A SAS customer showed me a SAS/IML program that he had obtained from a book. The program was taking a long time to run on his data, which was somewhat large. He was wondering if I could identify any inefficiencies in the program.
The first thing I did was to "profile" the program to identify trouble spots. (See Ch. 15, "Timing Computations and the Performance of Algorithms," in Statistical Programming with SAS/IML Software.) I discovered one function that was taking about 80% of the total time. The inefficient function (if I may oversimplify the problem) essentially took a vector x with N elements and returned an N x N indicator matrix, A, whose (i, j)th element is 1 if x[i] ≥ x[i] and is 0 otherwise. A small example of the x vector is used in the following statements. The inefficient code looked something like this:
proc iml; x = {16, 15, 6, 6, 20, 5, 6, 12, 5, 12}; /* data for pairwise comparison */ N = nrow(x); A = j(N,N,0); do i = 1 to N; do j = 1 to N; if x[i] >= x[j] then A[i,j] = 1; /* A[i,j] = 1 if x[i] >= x[j]; 0 otherwise */ end; end; |
The 10 x 10 indicator matrix for this example is shown. When N is large, this double DO loop approach can be slow. I have written about similar computations before. For example, I've written about how to compute pairwise differences for a vector of values, which is almost the same problem. The key is to eliminate nested DO loops and replace them with vector or matrix operations, a process known as vectorization.

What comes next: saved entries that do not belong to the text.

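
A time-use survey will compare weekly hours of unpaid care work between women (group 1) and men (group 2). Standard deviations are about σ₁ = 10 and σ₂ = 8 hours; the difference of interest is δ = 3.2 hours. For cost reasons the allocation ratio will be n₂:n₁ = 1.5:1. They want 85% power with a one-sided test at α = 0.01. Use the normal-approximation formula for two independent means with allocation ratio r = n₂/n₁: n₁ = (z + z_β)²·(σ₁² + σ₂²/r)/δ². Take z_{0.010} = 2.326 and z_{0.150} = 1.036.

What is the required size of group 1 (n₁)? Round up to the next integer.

n₁ = 158

n₁ = (z_α + z_β)² · (σ₁² + σ₂²/r) / δ²
   = (2.326 + 1.036)² · (10² + 8²/1.5) / 3.2²
   = 11.3030 · (100 + 42.6667) / 10.24
   = 11.3030 · 142.6667 / 10.24
   = 157.48
Round up → n₁ = 158; n₂ = r·n₁ = 1.5 × 158 = 237.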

Pairwise comparisons: An exercise in vectorization
To implement a vector-based computation, think about the jth column of A. What is the jth column? It is the indicator vector obtained by comparing x to the jth value of x. The following statements rewrite the computation by using a single DO loop that iterates over each column of the resulting matrix:
B = j(N,N,0); do j = 1 to N; B[,j] = (x >= x[j]); end; |
Equivalently, you could loop over rows of the indicator matrix by using B[i,] = (x` <= x[i]) (but notice the direction of the inequality!). Either method produces a big speedup in the computation.
A matrix approach is less intuitive, but can be more efficient unless the matrices are huge. The idea is to form a matrix with N columns, each column being a copy of the data vector x. If you compare the elements of this matrix to the elements of its transpose, you obtain the desired indicator matrix:
xx = repeat(x, 1, N); /* the i_th row is x[i] */ C = (xx >= xx`); /* indicator matrix */ |
The matrices A, B, and C are equal.
A slight twist
In the previous section, I oversimplified the problem. The real problem evaluated several complicated logical expressions (by using IF-THEN statements) within the doubly-nested DO loops. The result of those logical expressions affected the values of the indicator matrix. To simplify matters, I'll illustrate the situation by using a binary vector and a simple logical AND operator. Assume that the IF-THEN statements resolve to either 1 or 0 (true or false) for each value of the column index, j, as follows:
s = {0, 1, 1, 0, 0, 1, 0, 1, 1, 0}; /* result of logical expressions, j=1 to N */ A = j(N,N,0); do i = 1 to N; do j = 1 to N; if x[i] >= x[j] & s[j]=1 then /* more complicated IF-THEN logic: */ A[i,j] = 1; /* A[i,j] = 1 if x[i] >= x[j] AND s[j]=1 */ end; end; |
Although this new situation is more complicated, the lessons of the previous section remain relevant. Here's how you can compute the indicator matrix by using vector operations:
B = j(N,N,0); do j = 1 to N; B[,j] = (x >= x[j]) & (s[j]=1); end; |
Here's the equivalent matrix operations:
xx = repeat(x, 1, N); ss = repeat(s, 1, N); C = (xx >= xx`) & (ss`=1); |
If the logic within the doubly-nested loops depends on both rows and columns (i and j), then the variable s becomes a matrix and the computations are modified accordingly.
In summary, many SAS/IML programmers know that looping over rows and columns of a matrix is inefficient and that vectorizing the computations leads to performance improvements. This article applies the same principles to pairwise comparisons of data in a vector. By avoiding scalar comparisons, you can improve the performance of the computation.